Worry is persistent negative thoughts that repeat themselves. You can gain control over your thoughts. These thoughts fool you into believing that you are thinking because they are thoughts about problems. But each time you “think” about the problem, the same thoughts recur. These thoughts never solve the problem, nor do they advance your situation in any way. Worry follows a pattern:
• Your thoughts repeat what you already know about the situation by describing what happened or defining the problem.
• You gather evidence to defend your feeling by finding other negative statements from experiences in your life to build a case to support the conclusion you have reached or the emotional position you have taken.
• You feel justified in having feelings such as blame or resentment because of the situation. You might actually be proud of being victimized by this situation and defend it.
Exercise to Break through Worry
The first step is to listen to what your mind tells you. This is called “self-talk”. Carry a notepad and pencil and write it down for a few days. Ask your guardian angel to help you have the courage to see this part of yourself clearly:
negative thoughts controlling my mind.
Teach me to gain control of my thoughts and stop worrying
so I can find real solutions.
Following are a few of my actual thoughts that I wrote down when I was trapped in worry:
I’m always thinking, but my position never changes. My situation is impossible. Why do I make such bad choices? There must be something wrong with me. I am such a fool. Why do I listen to people who lie to me? I am dying of loneliness. Why am I so alone? I feel so lost. I hate my life. Everything is a struggle. Why does everything have to be so hard? I keep searching for answers that never come. I’ve made so many mistakes. I don’t have anyone close to talk to. I feel hopeless.

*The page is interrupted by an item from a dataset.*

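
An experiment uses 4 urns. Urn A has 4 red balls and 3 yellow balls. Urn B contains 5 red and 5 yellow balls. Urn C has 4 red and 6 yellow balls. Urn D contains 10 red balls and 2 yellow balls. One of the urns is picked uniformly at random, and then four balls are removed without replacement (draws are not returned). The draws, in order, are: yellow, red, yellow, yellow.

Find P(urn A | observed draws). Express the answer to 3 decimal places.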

There is hope. It takes determination and persistence to change negative thoughts habits. Worry is seductive because there is always some truth in it. The mind spins that tiny grain of truth into a whole scenario of failure. Look at the sentences you have captured using the following four steps and my example of self-talk:
Step 1: Find the grain of truth. “I’m always thinking, but my position never changes.” Both parts of that are true.
Step 2: What feelings does it trigger? I feel stupid that I make bad decisions. I feel hopeless, lost, and alone. I am frustrated that nothing changes. I am angry with God for not giving me what I want. I blame others for my bad situation. I feel angry that no one is rescuing me.

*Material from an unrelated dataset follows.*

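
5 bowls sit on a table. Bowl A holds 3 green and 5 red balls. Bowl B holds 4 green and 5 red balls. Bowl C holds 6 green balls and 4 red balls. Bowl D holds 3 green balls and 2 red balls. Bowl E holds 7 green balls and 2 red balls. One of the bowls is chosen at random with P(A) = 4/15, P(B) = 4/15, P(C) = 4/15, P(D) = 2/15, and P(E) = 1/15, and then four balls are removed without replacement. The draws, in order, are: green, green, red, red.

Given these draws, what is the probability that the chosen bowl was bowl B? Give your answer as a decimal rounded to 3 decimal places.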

Step 3: How do you generalize? “I’m always thinking” is a general statement. Once you find the generalization, ask yourself questions like: Am I searching for questions about specific parts of my situation and then seeking answers? Am I trying to find people who are trustworthy and could help with my situation? Or am I repeating negative thoughts about past events and calling that thinking? “My position never changes.” This is another generalization. Search for some truth: There must be some small change that happens. I could look to see specifically what has changed.
Step 4: Think of 5 actions you can take to change.
(1) My emotions are a powder keg. I could ride the exercise bike every morning for 15 minutes and release the feelings in the intensity of pedaling. Then I can start the day in an open and receptive state.
(2) I could reach out to a friend who could support me in making positive change.
(3) I could think about my situation and break it down into pieces.
(4) Then I could focus on the most important piece first.
(5) I could make that list of things that have changed in my life as inspiration and keep adding to it as new changes occur.
Let Go and Move On
After you have examined the content of what you are worrying about and found helpful actions, let it go. Decide to stop worrying. The letting go starts as a desire in your heart and becomes a shift in your attitude.
Close your eyes and imagine how different you would feel inside yourself if your heart were open to feel love. While you may not be able to change your circumstances for some time, how would your life change if you focused on positive, productive thoughts?
Focus on a bigger picture to find lasting change. What does God want for you? He wants you to turn to Him with your pain. God wants you to seek His love to fill your lonely, aching heart. He wants to comfort you and help you to find healing. He wants to guide you through difficult changes to find more truth and freedom. He wants you to seek His ways of love.
Be serious and vigilant about this change. Each time you catch yourself worrying, remember the bigger picture of your desire for love and call to your guardian angel for help. Your endeavor is bringing change. Move forward and don’t look back.